Table 3. Computing time (s) and FPGA speedup of PMF and BNMF algorithms for the CPU and FPGA implementations.

Dataset	Kaggle		Movielens-100k		Movielens-1M		Netflix-100M
Algorithm	PMF	BNMF	PMF	BNMF	PMF	BNMF	PMF	BNMF
CPU (s)	76.12	284.38	33.62	152.22	113.41	504.01	96,381.80	405,843.84
FPGA (s)	1129.70	313.82	831.04	163.72	2934.57	105.93	98,649.80	50,625.32
FPGA speedup	×0.07	×0.91	×0.04	×0.93	×0.04	×4.76	×0.98	×8.02

shows the computing time in seconds of the PMF and BNMF algorithms for the CPU and FPGA implementations, considering the four datasets. We deduce two interesting conclusions.

First, comparing both algorithms, we can observe that BNMF takes more computing time than PMF in CPU, although much less in FPGA. The reason is simply that BNMF provides the greatest parallelization degree in the FPGA implementation. Second, we can observe that, the larger is the dataset, the better are the results we obtain in the parallel implementation of BNMF in FPGA. In both the Kaggle dataset and the Movielenes-100k dataset, the time results are very similar. However, the two largest datasets begin to show a greater computing time difference between FPGA and CPU. Thus, for the Movielens-1M dataset, the FPGA gets a speedup of almost ×5, while this speedup increases to ×8 for the Netflix-100M dataset.

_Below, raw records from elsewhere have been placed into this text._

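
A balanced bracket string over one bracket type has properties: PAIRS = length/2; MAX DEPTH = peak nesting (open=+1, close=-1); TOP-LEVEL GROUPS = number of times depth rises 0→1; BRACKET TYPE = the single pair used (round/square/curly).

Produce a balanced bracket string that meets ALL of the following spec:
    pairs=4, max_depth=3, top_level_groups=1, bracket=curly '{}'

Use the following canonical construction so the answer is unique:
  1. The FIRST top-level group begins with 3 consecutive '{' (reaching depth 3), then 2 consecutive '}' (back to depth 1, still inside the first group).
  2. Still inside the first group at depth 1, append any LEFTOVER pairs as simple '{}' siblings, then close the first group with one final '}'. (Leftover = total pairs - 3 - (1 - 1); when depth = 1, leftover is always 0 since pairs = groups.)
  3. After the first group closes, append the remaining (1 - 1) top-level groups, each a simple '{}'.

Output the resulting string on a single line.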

In conclusion, a FPGA implementation is more attractive for the BNMF algorithm and larger datasets. As a proposal, it would be interesting to experiment with larger sets corresponding to other types of data.

5.4. Power Results

Energy consumption is another important metric for computing systems performance. The RS algorithms have a certain energy impact on the hardware platforms. Knowing this impact is important because it helps us to optimize energy-aware designs of embedded RS. We keep in mind that embedded RS can be demanded for computing-intensive cases when performing many predictions over time.

Xilinx Vivado provides the total on-chip power of the FPGA implementations.

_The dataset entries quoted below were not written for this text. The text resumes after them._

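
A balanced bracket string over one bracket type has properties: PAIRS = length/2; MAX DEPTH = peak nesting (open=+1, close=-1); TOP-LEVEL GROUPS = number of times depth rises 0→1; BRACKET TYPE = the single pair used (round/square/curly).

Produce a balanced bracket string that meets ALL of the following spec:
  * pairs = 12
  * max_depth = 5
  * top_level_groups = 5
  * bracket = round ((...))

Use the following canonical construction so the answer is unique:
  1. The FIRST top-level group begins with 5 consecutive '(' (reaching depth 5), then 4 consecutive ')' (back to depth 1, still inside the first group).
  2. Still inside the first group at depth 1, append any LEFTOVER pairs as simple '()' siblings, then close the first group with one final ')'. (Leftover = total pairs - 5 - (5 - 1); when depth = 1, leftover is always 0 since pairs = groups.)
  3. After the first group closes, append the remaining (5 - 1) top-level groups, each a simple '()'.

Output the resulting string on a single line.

Answer: ((((())))()()())()()()()

Derivation:
Spec: pairs=12 depth=5 groups=5
Leftover pairs = 12 - 5 - (5-1) = 3
First group: deep chain of depth 5 + 3 sibling pairs
Remaining 4 groups: simple '()' each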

Table 4. Power (w) and FPGA power reduction of PMF and BNMF algorithms for the CPU and FPGA implementations.

Dataset	Kaggle		Movielens-100k		Movielens-1M		Netflix-100M
Algorithm	PMF	BNMF	PMF	BNMF	PMF	BNMF	PMF	BNMF
CPU (w)	8.21	11.33	7.33	10.81	12.31	16.26	32.21	41.20
FPGA (w)	0.95	2.52	0.82	2.24	1.64	4.41	3.03	7.37
FPGA power reduction	88%	78%	89%	80%	87%	73%	91%	83%

shows the power in watts of the PMF and BNMF algorithms for the CPU and FPGA implementations, considering the four datasets. We observe that the power reduction in any FPGA implementation is very high (more than 80% on average). Therefore, a clear advantage of implementing RS in FPGA is the low energy consumption with regard to current CPUs.

Under the algorithmic point of view, we can check in Table 4 that BNMF gives a more significant power reduction than PMF. This fact, along with the computing time reduction for large datasets deduced from Table 3, encourage us to consider BNMF as the best algorithmic option for building embedded RS applications.

6. Conclusions

We researched the performance of two different approaches of collaborative filtering based recommender systems for embedded applications. For this purpose, we parallelized some operations by considering high-level synthesis technology for FPGA devices. Regarding computing time, the FPGA implementation of the Bayesian non-negative matrix factorization algorithm provided good speedups compared to general-purpose microprocessors when dealing with large datasets, and it surpassed clearly the results obtained by the probabilistic matrix factorization approach. Furthermore, the low power consumption of FPGA devices makes interesting the line of exploring computing solutions for embedded applications of collaborative filtering. In summary, the proposed approach allows running efficient embedded collaborative filtering applications when using low-energy computing systems based on FPGAs, taking advantage of the opportunity provided by reconfigurable computing to exploit parallelism.